Long time readers of our blog will know I’ve never been a massive Kevin Pietersen fan. He used to delight and frustrate me in equal measure. I don’t think he should walk back into the England team – although he should be first reserve – and I fully appreciate that textgate and his autobiography damaged his reputation badly.
However, the way he has been treated this week makes me extremely angry. It’s not so much because I have sympathy for Pietersen personally (although I do have a little) the issue for me is how our cricket board behaves: the evasions, the spin and the risible logic employed to justify insane decisions. It makes me seething angry.
Above all, however, I resent the patronising way the ECB continues to treat it’s public. We are not morons, so please stop treating us as such. Colin Graves’s risible statement today, in which denies misleading Pietersen over his England future, is just the latest lamentable example.
Graves’s argument is contemptible. It’s weak, appears disingenuous, and is about as convincing as the acting in a Greek soap opera. He fudges the issue and even has the temerity to pose as the injured party – suggesting he’s mortally offended that his reputation has been smeared.
The new ECB chairman is fooling nobody. The only person who has damaged Graves’s reputation is Graves himself.
I have to confess I know very little about Graves.

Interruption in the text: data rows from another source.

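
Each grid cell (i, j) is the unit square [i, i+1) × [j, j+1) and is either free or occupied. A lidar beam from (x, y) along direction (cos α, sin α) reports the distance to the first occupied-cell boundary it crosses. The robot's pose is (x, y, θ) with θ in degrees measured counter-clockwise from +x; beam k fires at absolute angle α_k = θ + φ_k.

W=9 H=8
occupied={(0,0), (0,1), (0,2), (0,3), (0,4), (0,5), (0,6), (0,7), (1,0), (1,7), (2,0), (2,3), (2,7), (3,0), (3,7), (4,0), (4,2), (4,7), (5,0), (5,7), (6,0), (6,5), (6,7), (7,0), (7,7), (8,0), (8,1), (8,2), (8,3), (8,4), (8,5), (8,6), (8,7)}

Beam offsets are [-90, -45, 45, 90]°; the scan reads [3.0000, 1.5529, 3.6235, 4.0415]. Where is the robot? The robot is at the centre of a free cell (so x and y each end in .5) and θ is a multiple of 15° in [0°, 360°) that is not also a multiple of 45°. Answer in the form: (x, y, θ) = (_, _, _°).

Enumerate (i+0.5, j+0.5, θ) over the 39 free cells and 16 admissible headings. For each, cast all 4 beams and compare to the given ranges.
  (5.5, 5.5, 75°): beam 1 = 0.5176 ≠ 3.0000 ✗
  (4.5, 3.5, 345°): beam 1 = 0.5176 ≠ 3.0000 ✗
  (1.5, 6.5, 120°): beam 1 = 1.0000 ≠ 3.0000 ✗
  (1.5, 2.5, 120°): beam 1 = 1.0000 ≠ 3.0000 ✗
  (3.5, 1.5, 285°): beam 1 = 1.9319 ≠ 3.0000 ✗
  …
  (4.5, 5.5, 120°): r_1=3.0000, r_2=1.5529, r_3=3.6235, r_4=4.0415 — all match ✓
No second candidate reproduces the full scan.

(x, y, θ) = (4.5, 5.5, 120°)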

I’ve read that he’s done a good job at Yorkshire and used to be a successful businessman, but I had no strong feelings about him either way before today.
However, in one stoke, on his first day on the job, he has succeeded in turning me – a loyal, passionate England fan of thirty years, who has followed the team to the other side of the world – completely against him.
His pathetic explanation – that he offered Pietersen no guarantees that he would be picked for England if he scored runs in county cricket, and therefore slamming the door in his face was in no way a u-turn or contradiction – insults our intelligence.
Anyone with half a brain knows that telling someone there are ‘no guarantees’ is not the same thing as saying ‘you’ve got no chance mate’.
If Colin Graves had been honest with Pietersen, he would’ve said “I’m sorry Kevin, we don’t trust you and consequently you’re not going to play”. Instead, he said he wanted the best players playing for England and that KP might have a chance of playing (or would have more of a chance) if he played county cricket.
As it turned out, the bit about scoring runs in country cricket was the mother of all red herrings. The door has been slammed in Pietersen’s face because of ‘trust’ issues – which have absolutely nothing to do with playing for Surrey whatsoever.
Graves therefore gave Pietersen a total bum steer – and for that reason alone, he misled Pietersen. And if he misled Pietersen, then most people will conclude that he was dishonest. End of.
The chairman’s statement is therefore the archetypal politician’s explanation. At no point does he deny that he wiped the slate clean with Pietersen – but he still implies that Pietersen is a liar and has somehow besmirched his reputation. It’s beyond parody.
Amazingly, Graves also tries to pose as some kind of moral bastion, who has actually taken Pietersen’s best interests into consideration: he claimed that telling Pietersen where he stood ‘allowed him to look at this opportunities’. I’m sure he’s really grateful!
I really hoped that with Giles Clarke and Paul Downton out of the way, the ECB’s smugness and endless spin would be toned down. This now seems a vain hope. This new regime seems just as bad – and incredibly, even more incompetent.
Cricket fans are generally an intelligent and discerning audience. If Colin Graves thinks supporters won’t see through his nonsense I’m afraid he’s got another thing coming.
There is very little hope for English cricket at this juncture. The new chairman and CEO were supposed to reconnect with supporters and move English cricket into a new era. They didn’t necessarily have to recall Kevin Pietersen to do that – all they needed to do was treat everyone the same, pick the team on merit, and introduce what Andrew Strauss called a little ‘honesty’. Instead, all I see at the moment is bluff, evasion and the same worrying inability to take responsibility for mistakes.
I think the obvious point is this (from what I can discern). A month or so ago Graves was prepared to move on, or at least remove the ban on Pietersen, but Alastair Cook and Andrew Strauss emerged as two major roadblocks. Indeed, Graves’s decision to appoint Strauss now looks as misguided and inappropriate as many of us suspected it would be weeks ago.
What’s wrong with being honest, Colin? Why didn’t you just say something like this today:
“Yes, I talked to Kevin a few weeks ago and at that stage it looked like it might be possible for him to play for England again (although I gave no guarantees).
However, unfortunately things have moved on. We now have a captain and Director who don’t want to recall him, and I promised I would defer to my Director in all matters of selection; therefore it’s out of my hands.
It’s tough on Kevin, of course, but what I said to him was true … at the time. It’s a shame for him that the situation is now different”.
I suppose saying the above would’ve been just a little too straightforward and sincere for the ECB. I despair. I really do.